Dom 30.08.2009
radar

McGuffins

› Por Marcelo Figueras

Cuando era chico le tenía miedo a la policía. Y no un miedo cualquiera. Si me definiese como yutafóbico no estaría exagerando.

Al principio no sabía por qué. Yo vivía en un mundo hecho de cine, música, libros e historietas, y en consecuencia nada me aburría más que los noticieros, los diarios y los adultos. Por eso mismo no contaba con argumentos racionales para explicar mi grand mal. Pero no podía ignorar lo que me decía la boca del estómago. Si veía un azul a lo lejos, empezaba a transpirar como luchador de sumo en Ipanema y cruzaba de vereda o daba la vuelta a la manzana, para retomar el camino original. Es que con los monstruos de la ficción me llevaba muy bien: en el fondo, Drácula es un héroe romántico incomprendido; y Frankenstein, una víctima. Lo que me quitaba el sueño eran los monstruos del mundo real.

El hecho de que yo no fuese culpable de delito alguno no formaba parte de la ecuación. Aun en mi inocencia, entendía que la policía tenía menos que ver con la ley que con un poder omnímodo y ominoso que regía la vida de los ciudadanos. Podían hacer con vos lo que quisieran. Todavía hoy sudo cuando se aproxima un patrullero o me paran en la calle, aunque mis documentos estén en regla. Old habits die hard, dice el refrán: “Los viejos hábitos son duros de matar”.
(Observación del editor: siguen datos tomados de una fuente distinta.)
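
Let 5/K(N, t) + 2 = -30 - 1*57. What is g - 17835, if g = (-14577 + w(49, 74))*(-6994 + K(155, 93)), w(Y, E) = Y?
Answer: 9041671373/89 ≈ 1.0159e+8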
El fin de la dictadura no aplacó mis resquemores. La policía seguía siendo la misma y las leyes seguían proporcionando McGuffins. Según Hitchcock explicó tantas veces, un McGuffin es un elemento u objeto que pone la trama en acción: como el Halcón Maltés de la novela homónima, o la “pata de conejo” de Misión Imposible 3. La esencia del McGuffin es que en realidad importa poco. La mayor parte de las veces (como hizo J.J. Abrams en MI3) ni siquiera es necesario explicar de qué se trata: el McGuffin es apenas una excusa.

Nuestras vidas están sembradas de McGuffins que ponen en riesgo las libertades individuales, al proporcionar a los poderes fácticos el argumento que necesitan para avasallar la privacidad y reprimirnos sin siquiera producir pruebas. (Llegado el caso, las plantarán en nuestros bolsillos o las inventarán. ¿No fraguó acaso un gobierno pruebas que lo condujeron a la guerra con Irak, no juró la administración Bush estar en posesión de evidencia que jamás existió?)

En este tiempo, los McGuffins más grandes siguen siendo dos: el terrorismo y las drogas. No estoy sugiriendo que no constituyan problemas reales sino que los poderes los utilizan como ardid que justifica su avance sobre nuestras libertades: para combatir el terrorismo nos espían a diario y nos detienen sin necesidad de dar explicaciones; para combatir las drogas piden vía libre para la mano dura e instalan bases militares en Colombia. Por supuesto, el primer efecto de esta línea de acción es perjudicar la lucha contra el terrorismo verdadero y el narcotráfico. A todo el mundo le consta que ambos males les han rendido tantos servicios a los poderes establecidos, que de no haber surgido solos los habrían inventado.

Por fortuna para los argentinos, el fallo de la Corte Suprema le arrebató a la policía uno de sus McGuffins más explotados. Ya no podrá usar la excusa de la droga para hurgar en los bolsillos de nadie, ni propiciar internaciones compulsivas. Plantar cinco kilos de cocaína les va a resultar más complicado que tirar un fasito dentro del auto para llevarte preso y armarte una causa. Como les ocurre a los guionistas de cine cuando no cuentan con un McGuffin, ahora no les quedará otra que trabajar de verdad.

En lo que a mí respecta, no estoy mucho más tranquilo. Macri se quedó con las ganas de nombrar a alguien Fino al frente de la Metropolitana (ser Fino es PRO, ser PRO es Fino), pero mientras Guillermo Monjenegro esté a cargo de Justicia, la costumbre de temerles más a los policías que a los chorros seguirá siendo pura sensatez.

Va a estar bueno Buenos Aires. Pero no antes de las PROximas elecciones.